Resampling Methods

Departing from strict theoretical principles, basing inferences on statistics obtained from repeated resampling of the same sample

Statistical Methods
Resampling
Author

Kobus Esterhuysen

Published

June 21, 2017

Back to Blog |  LearnableLoopAI.com |  Portfolio of Projects |  LinkedIn


Parametric procedures compare observed statistics to sampling distributions based on solid theoretical principles. However, there are always conditions on the data before these procedures can be applied. Resampling is a revolutionary procedure for it departs from strict theoretical principles and simply base its inferences on statistics obtained from repeated resampling of the same sample. In other words, there is no need to satisfy parametric conditions on the data. Even so, resampling is not the only technique that allows a researcher this relaxation of conditions. There is a wide variety of so-called non-parametric methods. When parametric conditions are not satisfied, a valid question then becomes, should one first attempt to use resampling techniques, or is it better to first go with the other non-parametric methods.

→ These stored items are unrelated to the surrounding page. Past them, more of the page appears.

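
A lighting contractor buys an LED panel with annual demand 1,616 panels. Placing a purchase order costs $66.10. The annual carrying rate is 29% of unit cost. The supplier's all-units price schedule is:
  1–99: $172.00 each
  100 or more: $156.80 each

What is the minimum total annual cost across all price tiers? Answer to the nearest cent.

Holding cost per unit per year at price C is H = 0.29·C.
Candidates are each tier's EOQ (if it falls in that tier) and each price-break quantity.
EOQ at $172.00 = 65.4 (feasible in tier 1): TC = 1,616×$172.00 + (1,616/65.4)×66.1 + (65.4/2)×0.29×$172.00 = $281,216.37.
EOQ at $156.80 = 68.5 < 100, so use break Q=100: TC = 1,616×$156.80 + (1,616/100.0)×66.1 + (100.0/2)×0.29×$156.80 = $256,730.58.
Lowest total cost among the candidates is at Q = 100.0.

TC* ≈ $256,730.58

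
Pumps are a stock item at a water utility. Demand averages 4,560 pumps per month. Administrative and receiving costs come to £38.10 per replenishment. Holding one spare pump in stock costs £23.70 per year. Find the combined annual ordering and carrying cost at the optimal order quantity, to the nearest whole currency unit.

Annual demand D = 4,560 × 12 = 54,720.
Q* = √(2DS/H) = √(2 × 54,720 × 38.1 / 23.7) ≈ 419.45.
At the optimum the two cost components are equal, so total cost = 2·(Q*/2)H = Q*·H.
Minimum total = √(2DSH) = √(2 × 54,720 × 38.1 × 23.7) ≈ 9940.877.

TC* ≈ £9,941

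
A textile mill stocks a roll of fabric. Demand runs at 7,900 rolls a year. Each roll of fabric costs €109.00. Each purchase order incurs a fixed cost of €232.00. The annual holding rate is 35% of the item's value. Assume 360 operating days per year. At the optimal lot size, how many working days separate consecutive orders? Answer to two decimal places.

T ≈ 14.13 days

Holding cost H = 0.35 × €109.00 = €38.1500 per unit per year.
EOQ = √(2DS/H) = √(2 × 7,900 × 232 / 38.15) ≈ 309.97.
Cycle time = Q*/D × 360 = 309.97 / 7,900 × 360 ≈ 14.125 days.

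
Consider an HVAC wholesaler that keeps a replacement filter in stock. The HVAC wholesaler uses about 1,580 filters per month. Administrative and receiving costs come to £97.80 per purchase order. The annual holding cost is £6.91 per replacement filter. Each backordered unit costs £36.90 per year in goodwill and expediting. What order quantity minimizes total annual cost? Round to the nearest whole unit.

Q* ≈ 798 filters

Annual demand D = 1,580 × 12 = 18,960.
With planned backorders, Q* = √(2DS/H) · √((H+B)/B).
√(2DS/H) = √(2 × 18,960 × 97.8 / 6.91) = 732.596.
√((H+B)/B) = √((6.91+36.9)/36.9) = 1.0896.
Q* ≈ 798.248.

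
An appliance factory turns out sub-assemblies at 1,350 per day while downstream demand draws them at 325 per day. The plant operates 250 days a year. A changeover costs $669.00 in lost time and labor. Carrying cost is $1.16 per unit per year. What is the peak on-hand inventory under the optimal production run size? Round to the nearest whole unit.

Annual demand D = 325 × 250 = 81,250.
Production build-up factor (1 − d/p) = 1 − 325/1,350 = 0.7593.
Q* = √(2DS / (H(1 − d/p))) = √(2 × 81,250 × 669 / (1.16 × 0.7593)).
= √(108,712,500 / 0.8807) ≈ 11110.042.
Maximum inventory = Q*(1 − d/p) = 11110.042 × 0.7593 ≈ 8435.402.

I_max ≈ 8,435 sub-assemblies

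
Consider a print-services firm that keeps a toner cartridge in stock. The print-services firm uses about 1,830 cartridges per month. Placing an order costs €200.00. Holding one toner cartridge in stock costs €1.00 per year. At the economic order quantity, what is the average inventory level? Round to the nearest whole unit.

Average inventory ≈ 1,482 cartridges

Annual demand D = 1,830 × 12 = 21,960.
The optimal lot size = √(2DS/H) = √(2 × 21,960 × 200 / 1) ≈ 2963.78.
Average inventory = Q*/2 ≈ 2963.78 / 2 = 1481.891.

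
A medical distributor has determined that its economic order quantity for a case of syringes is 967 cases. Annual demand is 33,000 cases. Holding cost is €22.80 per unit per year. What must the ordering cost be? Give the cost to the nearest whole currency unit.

S ≈ €323

Squaring Q* = √(2DS/H) gives Q*² = 2DS/H.
From Q* = √(2DS/H): S = Q*²H / (2D) = 967² × 22.8 / (2 × 33,000) = 323.0307.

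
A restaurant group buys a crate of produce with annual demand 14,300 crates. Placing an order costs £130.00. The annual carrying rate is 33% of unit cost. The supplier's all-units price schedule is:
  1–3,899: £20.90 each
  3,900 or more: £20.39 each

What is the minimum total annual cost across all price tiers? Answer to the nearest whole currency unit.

Holding cost per unit per year at price C is H = 0.33·C.
For each price level, check whether its EOQ is feasible; otherwise the best quantity at that price is the breakpoint.
EOQ at £20.90 = 734.2 (feasible in tier 1): TC = 14,300×£20.90 + (14,300/734.2)×130 + (734.2/2)×0.33×£20.90 = £303,933.90.
EOQ at £20.39 = 743.3 < 3900, so use break Q=3900: TC = 14,300×£20.39 + (14,300/3900.0)×130 + (3900.0/2)×0.33×£20.39 = £305,174.63.
Lowest total cost among the candidates is at Q = 734.2.

TC* ≈ £303,934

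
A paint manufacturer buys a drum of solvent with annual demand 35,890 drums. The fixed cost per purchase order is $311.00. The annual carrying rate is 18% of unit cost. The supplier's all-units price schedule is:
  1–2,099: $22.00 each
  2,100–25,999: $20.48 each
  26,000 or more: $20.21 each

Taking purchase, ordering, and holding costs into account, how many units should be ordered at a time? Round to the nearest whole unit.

Holding cost per unit per year at price C is H = 0.18·C.
For each price level, check whether its EOQ is feasible; otherwise the best quantity at that price is the breakpoint.
Tier 1 ($22.00): EOQ = 2374.3 exceeds tier's upper bound 2099, so this tier is dominated.
EOQ at $20.48 = 2460.8 (feasible in tier 2): TC = 35,890×$20.48 + (35,890/2460.8)×311 + (2460.8/2)×0.18×$20.48 = $744,098.78.
EOQ at $20.21 = 2477.2 < 26000, so use break Q=26000: TC = 35,890×$20.21 + (35,890/26000.0)×311 + (26000.0/2)×0.18×$20.21 = $773,057.60.
Lowest total cost is $744,098.78 at Q = 2460.8.

Q* ≈ 2,461 drums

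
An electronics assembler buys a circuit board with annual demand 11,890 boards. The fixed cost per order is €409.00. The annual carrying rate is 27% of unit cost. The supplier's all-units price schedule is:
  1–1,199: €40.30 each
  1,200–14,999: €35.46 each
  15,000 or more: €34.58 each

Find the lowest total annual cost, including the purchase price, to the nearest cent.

TC* ≈ €431,416.43

Holding cost per unit per year at price C is H = 0.27·C.
Candidates are each tier's EOQ (if it falls in that tier) and each price-break quantity.
EOQ at €40.30 = 945.4 (feasible in tier 1): TC = 11,890×€40.30 + (11,890/945.4)×409 + (945.4/2)×0.27×€40.30 = €489,454.31.
EOQ at €35.46 = 1007.9 < 1200, so use break Q=1200: TC = 11,890×€35.46 + (11,890/1200.0)×409 + (1200.0/2)×0.27×€35.46 = €431,416.43.
EOQ at €34.58 = 1020.6 < 15000, so use break Q=15000: TC = 11,890×€34.58 + (11,890/15000.0)×409 + (15000.0/2)×0.27×€34.58 = €481,504.90.
Lowest total cost among the candidates is at Q = 1200.0.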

As mentioned, there is a large group of other non-parametric methods with a great diversity of approaches. It pays to be familiar with at least a rudimentary knowledge of the theory of an approach before it is applied to a problem. In contrast to this situation, one may simply use a resampling method. The basic principles of resampling are not hard to grasp and there is hardly a diversity of theory among its variants.

As pointed out by Chuong Ho Yu in his 2002 article, called Resampling methods: Concepts, Applications, and Justification (see https://scholarworks.umass.edu/cgi/viewcontent.cgi?article=1128&context=pare), there are four main types of resampling methods: Permutation test, Cross-validation, Jackknife, and Bootstrap. Even so, the underpinnings of the methods are not far apart. Ho makes a point of this too: “The principles of cross-validation, Jackknife, and bootstrap are very similar, but bootstrap overshadows the others for it is a more thorough procedure in the sense that it draws many more sub-samples than the others.” In other words, three of the four main classes are very similar, and the class that deviates mainly does so because it draws more resamples than the other three.

In a sense, the resampling methods represent a “generic” approach for a sub-group of non-parametric methods that represents a valuable economy of expression that is always welcome in a complicated discipline such as statistics. This in itself, to me, is a good reason to use resampling as a first resort, rather than other non-parametric methods.

Resampling techniques have some definite advantages. Often there is not a clear-cut decision on whether parametric conditions hold or the extent to which they hold. The researcher’s mind may be eased by simply using a resampling method. Furthermore, the concepts behind resampling is clean and simple. There is no need to have a mathematical background or other special smarts. As a matter of fact, some studies have shown that students new to statistics fared better when taught using resampling techniques than students that came through traditional statistics schooling (cited in Rudner & Shafer, 1992).

The most fundamental requirement for parametric or other procedures is that the sample be representative or random. It seems that even this condition might be circumvented when using a resampling method (Edgington 1995). Not all researchers agree on this point though. Another advantage is in the case of studies with a small sample size. Even if parametric conditions are satisfied the test may suffer from a low level of power. In this case the bootstrap method could be applied to treat the small sample as a virtual population and just generate a sufficient number of observations. Similarly, a resampling technique may come to the rescue when the sample size is too “large” in a situation of overpowering.

As always, there is the other side of the coin. One criticism of resampling was voiced by S. E. Fienberg when he said: “You’re trying to get something for nothing. You use the same numbers over and over again until you get an answer that you can’t get any other way. In order to do that, you have to assume something, and you may live to regret that hidden assumption later on” (cited in Peterson, 1991, p. 57). Another criticism finds fault with the idea that the whole technique of resampling is based on a single sample (no surprise here). The point is that the generalization cannot go beyond that specific sample. Other critics have a problem with bias in the data that was collected. Their point is that resampling would simply repeat and magnify the bias. One more criticism is that resampling may be less accurate than traditional parametric methods unless sufficient experimental trials are performed – not a very convincing argument given today’s prominent landscape of low-cost computing.

To summarize, the mentioned advantages should be convincing as to the virtues of resampling methods in general. More specifically, the idea of having a “generic” approach when a non-parametric method is called for, rather than a wide variety of non-parametric approaches sounds appealing. This allows for a valuable economy of expression in the non-parametric area. Finally, the attractive landscape of extremely affordable computing resources leaves no excuse (in my mind) for not reaching first for a resampling method, when a non-parametric method is called for.

References:

Resampling methods: Concepts, Applications, and Justification (see https://scholarworks.umass.edu/cgi/viewcontent.cgi?article=1128&context=pare)